The Road to Historic Rogersville
Stagecoaches rumbled through Rogersville, transporting new settlers and future presidents. The dusty road connected the rough-hewn frontier to Washington D.C. and the established cities of the East.
But the town dates to the 1780s, so the stagecoach era was the second chapter in Rogersville history. The first chapter started with an elopement between an Irishman and a wealthy planter’s daughter. Joseph Rogers came to America in 1781 and made his way to a plantation on Big Creek. After he took a fancy to 16-year-old Mary, the couple skedaddled to available land that was to become Rogersville.
The prologue in this history book belongs to the the grandparents of frontiersman David Crockett.
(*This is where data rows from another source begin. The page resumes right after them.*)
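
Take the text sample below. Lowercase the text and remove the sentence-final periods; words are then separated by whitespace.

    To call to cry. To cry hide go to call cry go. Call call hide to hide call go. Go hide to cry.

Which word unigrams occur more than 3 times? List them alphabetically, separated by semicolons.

Unigram counts meeting the condition (more than 3 times):
  call: 5
  cry: 4
  go: 4
  hide: 4
  to: 6

call; cry; go; hide; to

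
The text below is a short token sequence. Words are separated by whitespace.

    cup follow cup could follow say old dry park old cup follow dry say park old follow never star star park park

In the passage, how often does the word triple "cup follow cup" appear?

Scanning the 20 overlapping trigram windows for "cup follow cup":
  position 1–3: cup follow cup

1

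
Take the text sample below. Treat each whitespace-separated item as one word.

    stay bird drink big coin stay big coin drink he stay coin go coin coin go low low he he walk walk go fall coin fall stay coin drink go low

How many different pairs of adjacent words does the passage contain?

31 tokens → 30 bigram windows in total.
Repeated bigrams (each contributes count−1 duplicates):
  big coin: 2
  coin drink: 2
  coin go: 2
  go low: 2
  stay coin: 2
5 duplicate windows → 30 − 5 = 25 distinct.

25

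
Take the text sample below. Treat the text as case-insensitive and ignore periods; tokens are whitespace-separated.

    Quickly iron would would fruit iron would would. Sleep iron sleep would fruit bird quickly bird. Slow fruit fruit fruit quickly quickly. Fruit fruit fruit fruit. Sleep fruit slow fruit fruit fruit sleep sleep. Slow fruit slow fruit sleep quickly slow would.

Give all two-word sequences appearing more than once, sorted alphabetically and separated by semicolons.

Bigram counts meeting the condition (more than once):
  fruit fruit: 7
  fruit sleep: 3
  fruit slow: 2
  iron would: 2
  slow fruit: 4
  would fruit: 2
  would would: 2

fruit fruit; fruit sleep; fruit slow; iron would; slow fruit; would fruit; would would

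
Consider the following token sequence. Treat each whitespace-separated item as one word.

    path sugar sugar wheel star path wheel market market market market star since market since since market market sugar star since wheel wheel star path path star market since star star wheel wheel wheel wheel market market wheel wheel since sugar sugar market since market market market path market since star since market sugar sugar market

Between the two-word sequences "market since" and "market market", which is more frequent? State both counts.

"market market" (7 vs 4)

"market since": 4 occurrences
"market market": 7 occurrences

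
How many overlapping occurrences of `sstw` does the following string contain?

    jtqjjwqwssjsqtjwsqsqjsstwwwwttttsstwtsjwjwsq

2

Sliding a length-4 window over the 44 characters (41 positions):
  position 22–25: sstw
  position 33–36: sstw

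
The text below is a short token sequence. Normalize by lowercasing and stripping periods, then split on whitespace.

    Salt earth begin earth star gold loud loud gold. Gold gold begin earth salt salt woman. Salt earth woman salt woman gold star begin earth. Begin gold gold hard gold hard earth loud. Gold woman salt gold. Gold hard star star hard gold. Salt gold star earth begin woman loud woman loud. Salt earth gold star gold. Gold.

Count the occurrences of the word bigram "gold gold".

Scanning the 57 overlapping bigram windows for "gold gold":
  position 9–10: gold gold
  position 10–11: gold gold
  position 27–28: gold gold
  position 37–38: gold gold
  position 57–58: gold gold

5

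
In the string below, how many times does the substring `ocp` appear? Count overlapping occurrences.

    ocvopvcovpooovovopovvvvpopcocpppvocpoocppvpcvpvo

3

Sliding a length-3 window over the 48 characters (46 positions):
  position 28–30: ocp
  position 34–36: ocp
  position 38–40: ocp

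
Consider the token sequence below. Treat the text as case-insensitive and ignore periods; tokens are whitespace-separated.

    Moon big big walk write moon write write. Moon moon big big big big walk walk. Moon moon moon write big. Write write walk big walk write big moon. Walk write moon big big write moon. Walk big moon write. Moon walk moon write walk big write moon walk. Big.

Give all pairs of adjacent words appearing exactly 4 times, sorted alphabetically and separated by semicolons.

Bigram counts meeting the condition (exactly 4 times):
  moon walk: 4
  moon write: 4
  walk big: 4

moon walk; moon write; walk big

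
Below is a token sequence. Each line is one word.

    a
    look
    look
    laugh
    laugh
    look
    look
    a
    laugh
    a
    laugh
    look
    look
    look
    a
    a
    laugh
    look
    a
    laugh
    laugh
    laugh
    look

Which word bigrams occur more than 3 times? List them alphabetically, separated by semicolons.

a laugh; laugh look; look look

Bigram counts meeting the condition (more than 3 times):
  a laugh: 4
  laugh look: 4
  look look: 4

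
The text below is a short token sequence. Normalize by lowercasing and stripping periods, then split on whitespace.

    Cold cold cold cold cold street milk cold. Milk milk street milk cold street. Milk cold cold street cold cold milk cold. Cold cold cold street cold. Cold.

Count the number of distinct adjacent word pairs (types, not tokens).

28 tokens → 27 bigram windows in total.
Repeated bigrams (each contributes count−1 duplicates):
  cold cold: 10
  cold street: 4
  milk cold: 4
  street milk: 3
  cold milk: 2
  street cold: 2
19 duplicate windows → 27 − 19 = 8 distinct.

8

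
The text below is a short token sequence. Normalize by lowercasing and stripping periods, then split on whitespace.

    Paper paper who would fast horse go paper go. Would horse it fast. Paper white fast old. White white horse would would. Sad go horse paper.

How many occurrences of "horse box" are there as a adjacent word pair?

Scanning the 25 overlapping bigram windows for "horse box":
  (none found)

0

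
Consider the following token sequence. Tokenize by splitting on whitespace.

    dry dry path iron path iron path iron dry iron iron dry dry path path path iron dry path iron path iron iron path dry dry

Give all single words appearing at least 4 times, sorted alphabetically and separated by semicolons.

dry; iron; path

Unigram counts meeting the condition (at least 4 times):
  dry: 8
  iron: 9
  path: 9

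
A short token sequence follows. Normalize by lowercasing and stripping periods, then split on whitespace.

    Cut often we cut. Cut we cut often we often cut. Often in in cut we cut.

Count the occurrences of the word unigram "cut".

7

Scanning the 17 tokens for "cut":
  position 1: cut
  position 4: cut
  position 5: cut
  position 7: cut
  position 11: cut
  position 15: cut
  position 17: cut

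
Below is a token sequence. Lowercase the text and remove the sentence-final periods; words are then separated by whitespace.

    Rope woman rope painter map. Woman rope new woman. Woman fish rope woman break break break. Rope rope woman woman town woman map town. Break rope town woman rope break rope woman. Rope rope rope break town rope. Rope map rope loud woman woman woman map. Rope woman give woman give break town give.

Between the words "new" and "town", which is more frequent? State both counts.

"town" (5 vs 1)

"new": 1 occurrence
"town": 5 occurrences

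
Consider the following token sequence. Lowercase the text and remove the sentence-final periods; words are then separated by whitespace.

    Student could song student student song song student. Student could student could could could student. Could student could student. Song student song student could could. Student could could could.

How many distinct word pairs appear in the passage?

29 tokens → 28 bigram windows in total.
Repeated bigrams (each contributes count−1 duplicates):
  student could: 7
  could could: 5
  could student: 5
  song student: 4
  student song: 3
  student student: 2
20 duplicate windows → 28 − 20 = 8 distinct.

8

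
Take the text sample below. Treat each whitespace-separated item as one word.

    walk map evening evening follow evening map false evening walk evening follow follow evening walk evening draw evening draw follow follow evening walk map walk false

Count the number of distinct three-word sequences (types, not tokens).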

They settled here, but died in an Indian attack. Frontier settlers like them moved through this crossroads while using the Cumberland Gap or Holston River to enter the land of opportunity. Joseph Rogers put up a tavern and inn for wayfarers. Once the stagecoach line was in place, more travelers passed through town. The Hale Spring Inn opened in 1824 and through subsequent decades it hosted Andrew Jackson, Andrew Johnson and James Polk.
A walk down the sidewalks of Rogersville truly feels like a glimpse into a Tennessee history lesson. Crocketts rest in the cemetery near their cabin site. Redbrick storefronts in the Federalist style have seen centuries of history go by. Townspeople sit on benches at the Hawkins County Courthouse on Main Street. It was built in 1836 on the Great Stage Road, now Main Street. Colorful flower boxes and old-fashioned iron lanterns decorate the sidewalks.
I take a look at the Presidential Suites at the Hale Springs Inn and think about the many guests—famous and not so famous— who have slept here. A multimillion dollar renovation has brought charm and comfort to this stately three-story brick accommodation. Its restaurant, McKinney’s Tavern, serves gourmet cuisine inspired by locally grown produce and meats.
Main Street has several popular eateries, albeit less fine dining, more Southern cooking and baking. Oh Henry’s, Sweet Tooth Café and Miss Bea’s Perks & Pies have a loyal, fully satisfied clientele day in, day out. The Local Artist Gallery sells the wares of about 30 local artists. Window displays catch the eye of passersby.
Handcrafted items made by 100 artisans will be just one portion of the town’s annual Heritage Days, set for Oct. 12-14. Craft demonstrations and an art and photography show will showcase the area’s talent. The festival will include Civil War re-enactors at Crockett Springs Park, traditional Appalachian music, regional foods and children’s activities. An antique farm equipment show will be held on S. Depot Street. The 1890 Southern Railroad Depot houses the Newspaper and Printing Museum, a tribute to the Rogerville’s past as a printing center. The Rogersville Heritage Association is housed in the depot.
A trip to this area would not be complete without a stop in Bulls Gap, population about 700. Vestiges of its railroading past stand hauntingly in the town center. People shop at Yoder’s Country Market on Highway 11E. Freshly baked breads, pies, and sweet pastries are reasons people shop here. Fresh cheeses and quality meats are other reasons. Jams, jellies, spices, pasta and a thousand other items make this store a gathering spot.